Mon combat pour la terre

Mon combat pour la terre

Mon combat pour la terre
Éditeur: Karthala
2013245 pagesISBN 9782811110048
Format: BrochéLangue : Français

En quoi l'itinéraire de Joseph-Mukassa Somé, fils de chef de terres coutumier dagara (Burkina Faso), baptisé et entré au Petit séminaire par hasard, a-t-il quelque chose de particulier pour qu'il devienne, comme le

dit Etienne Le Roy dans sa postface, une « figure africaine exemplaire » ?

Ce prêtre séjournera par deux fois en France pour y entreprendre des

études de sociologie et écrire une thèse de doctorat en anthropologie.

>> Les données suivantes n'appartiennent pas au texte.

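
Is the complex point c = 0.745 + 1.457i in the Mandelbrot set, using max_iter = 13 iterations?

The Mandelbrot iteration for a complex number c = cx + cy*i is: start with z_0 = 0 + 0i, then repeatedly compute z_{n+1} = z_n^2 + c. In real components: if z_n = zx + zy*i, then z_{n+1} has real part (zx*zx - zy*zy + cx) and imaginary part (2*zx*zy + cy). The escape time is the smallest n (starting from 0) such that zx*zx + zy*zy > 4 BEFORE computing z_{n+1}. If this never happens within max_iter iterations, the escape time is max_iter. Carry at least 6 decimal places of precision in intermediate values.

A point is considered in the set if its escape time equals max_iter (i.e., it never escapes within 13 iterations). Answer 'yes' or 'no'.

z_0 = 0 + 0i, c = 0.7450 + 1.4570i
Iter 1: z = 0.7450 + 1.4570i, |z|^2 = 2.6779
Iter 2: z = -0.8228 + 3.6279i, |z|^2 = 13.8389
Escaped at iteration 2

Answer: no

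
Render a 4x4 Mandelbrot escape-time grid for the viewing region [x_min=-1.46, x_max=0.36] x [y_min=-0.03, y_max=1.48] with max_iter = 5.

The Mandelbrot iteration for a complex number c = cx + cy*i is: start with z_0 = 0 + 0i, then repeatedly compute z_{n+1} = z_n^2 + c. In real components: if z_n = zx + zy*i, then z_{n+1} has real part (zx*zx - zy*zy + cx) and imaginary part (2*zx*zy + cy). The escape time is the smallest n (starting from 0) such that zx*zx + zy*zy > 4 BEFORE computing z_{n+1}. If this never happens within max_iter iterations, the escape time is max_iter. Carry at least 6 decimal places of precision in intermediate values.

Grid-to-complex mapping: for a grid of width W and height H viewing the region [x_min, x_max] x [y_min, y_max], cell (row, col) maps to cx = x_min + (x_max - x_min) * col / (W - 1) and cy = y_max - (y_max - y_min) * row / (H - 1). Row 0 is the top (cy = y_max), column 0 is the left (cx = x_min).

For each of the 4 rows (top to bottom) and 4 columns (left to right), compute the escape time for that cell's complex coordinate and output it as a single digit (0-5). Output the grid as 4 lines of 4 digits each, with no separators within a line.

Answer: 1222
3353
3555
5555

Derivation:
(row=0, col=0): c = -1.4600 + 1.4800i → escape time 1
(row=0, col=1): c = -0.8533 + 1.4800i → escape time 2
(row=0, col=2): c = -0.2467 + 1.4800i → escape time 2
(row=0, col=3): c = 0.3600 + 1.4800i → escape time 2
(row=1, col=0): c = -1.4600 + 0.9767i → escape time 3
(row=1, col=1): c = -0.8533 + 0.9767i → escape time 3
(row=1, col=2): c = -0.2467 + 0.9767i → escape time 5
(row=1, col=3): c = 0.3600 + 0.9767i → escape time 3
(row=2, col=0): c = -1.4600 + 0.4733i → escape time 3
(row=2, col=1): c = -0.8533 + 0.4733i → escape time 5
(row=2, col=2): c = -0.2467 + 0.4733i → escape time 5
(row=2, col=3): c = 0.3600 + 0.4733i → escape time 5
(row=3, col=0): c = -1.4600 + -0.0300i → escape time 5
(row=3, col=1): c = -0.8533 + -0.0300i → escape time 5
(row=3, col=2): c = -0.2467 + -0.0300i → escape time 5
(row=3, col=3): c = 0.3600 + -0.0300i → escape time 5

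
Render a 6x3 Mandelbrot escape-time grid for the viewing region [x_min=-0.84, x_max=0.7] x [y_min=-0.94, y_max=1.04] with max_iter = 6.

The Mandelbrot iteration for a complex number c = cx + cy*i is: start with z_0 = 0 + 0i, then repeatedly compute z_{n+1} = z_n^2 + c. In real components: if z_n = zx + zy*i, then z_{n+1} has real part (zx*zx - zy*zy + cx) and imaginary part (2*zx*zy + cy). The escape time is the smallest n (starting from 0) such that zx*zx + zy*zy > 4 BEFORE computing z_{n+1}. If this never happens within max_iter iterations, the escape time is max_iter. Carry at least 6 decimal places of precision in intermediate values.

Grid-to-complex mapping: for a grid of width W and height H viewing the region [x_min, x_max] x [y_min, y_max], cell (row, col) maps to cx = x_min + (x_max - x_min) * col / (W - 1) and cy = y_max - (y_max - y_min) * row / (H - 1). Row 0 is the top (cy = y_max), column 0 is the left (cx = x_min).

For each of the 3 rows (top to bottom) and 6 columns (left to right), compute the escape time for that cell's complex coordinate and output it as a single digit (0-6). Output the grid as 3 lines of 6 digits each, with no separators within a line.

(row=0, col=0): c = -0.8400 + 1.0400i → escape time 3
(row=0, col=1): c = -0.5320 + 1.0400i → escape time 4
(row=0, col=2): c = -0.2240 + 1.0400i → escape time 6
(row=0, col=3): c = 0.0840 + 1.0400i → escape time 4
(row=0, col=4): c = 0.3920 + 1.0400i → escape time 3
(row=0, col=5): c = 0.7000 + 1.0400i → escape time 2
(row=1, col=0): c = -0.8400 + 0.0500i → escape time 6
(row=1, col=1): c = -0.5320 + 0.0500i → escape time 6
(row=1, col=2): c = -0.2240 + 0.0500i → escape time 6
(row=1, col=3): c = 0.0840 + 0.0500i → escape time 6
(row=1, col=4): c = 0.3920 + 0.0500i → escape time 6
(row=1, col=5): c = 0.7000 + 0.0500i → escape time 3
(row=2, col=0): c = -0.8400 + -0.9400i → escape time 3
(row=2, col=1): c = -0.5320 + -0.9400i → escape time 4
(row=2, col=2): c = -0.2240 + -0.9400i → escape time 6
(row=2, col=3): c = 0.0840 + -0.9400i → escape time 5
(row=2, col=4): c = 0.3920 + -0.9400i → escape time 3
(row=2, col=5): c = 0.7000 + -0.9400i → escape time 2

Answer: 346432
666663
346532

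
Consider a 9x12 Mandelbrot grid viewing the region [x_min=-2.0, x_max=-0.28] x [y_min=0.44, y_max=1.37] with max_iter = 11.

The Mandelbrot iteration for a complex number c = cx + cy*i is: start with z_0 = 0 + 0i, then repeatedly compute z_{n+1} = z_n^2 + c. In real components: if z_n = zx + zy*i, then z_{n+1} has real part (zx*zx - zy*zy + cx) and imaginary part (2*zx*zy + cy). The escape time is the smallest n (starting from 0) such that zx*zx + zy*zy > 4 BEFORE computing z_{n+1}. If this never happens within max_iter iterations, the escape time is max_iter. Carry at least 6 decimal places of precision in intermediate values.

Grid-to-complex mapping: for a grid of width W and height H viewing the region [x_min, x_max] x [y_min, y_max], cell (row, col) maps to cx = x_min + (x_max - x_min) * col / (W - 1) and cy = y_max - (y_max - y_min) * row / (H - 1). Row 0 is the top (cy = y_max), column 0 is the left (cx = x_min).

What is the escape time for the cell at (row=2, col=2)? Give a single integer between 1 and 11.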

Professeur de sociologie à l'Université Catholique d'Abidjan et vice-recteur, il sera choisi par les évêques du Burkina pour réorganiser la politique de

développement de son pays en dirigeant POCADES (Organisation catholique pour le développement et la solidarité). Toute sa vie, cet anthropologue sera passionné par la défense de la terre, jusqu'à passer près d'un an au Brésil et y partager la vie de ceux qui luttent pour les « Sans-terres ».

Mukassa témoigne de cette capacité qu'a tout homme, né « quelque

part », de donner sens à la nature qui l'environne, aux événements qui

traversent sa vie, de la naissance à la mort : aptitude à s'inscrire dans une

lignée qui permet à chacun de grandir, de procréer et, en mourant, de

trouver une place dans la grande chaîne des ancêtres ; croyance en un être

suprême dont on procède et dont procède la terre ; recherche tâtonnante

de ce que sont le bien et le mal pour chacun et la communauté, avec les

rites à respecter afin que celle-ci survive sans se déchirer. Autant de questions traditionnelles bousculées par d'autres plus contemporaines : comment toute culture s'adapte-t-elle à une mondialisation des idées, poussée

qu'elle est par le vent des nouveaux savoirs, des besoins des jeunes, des

appétits sans limites des plus grands, des plus riches ?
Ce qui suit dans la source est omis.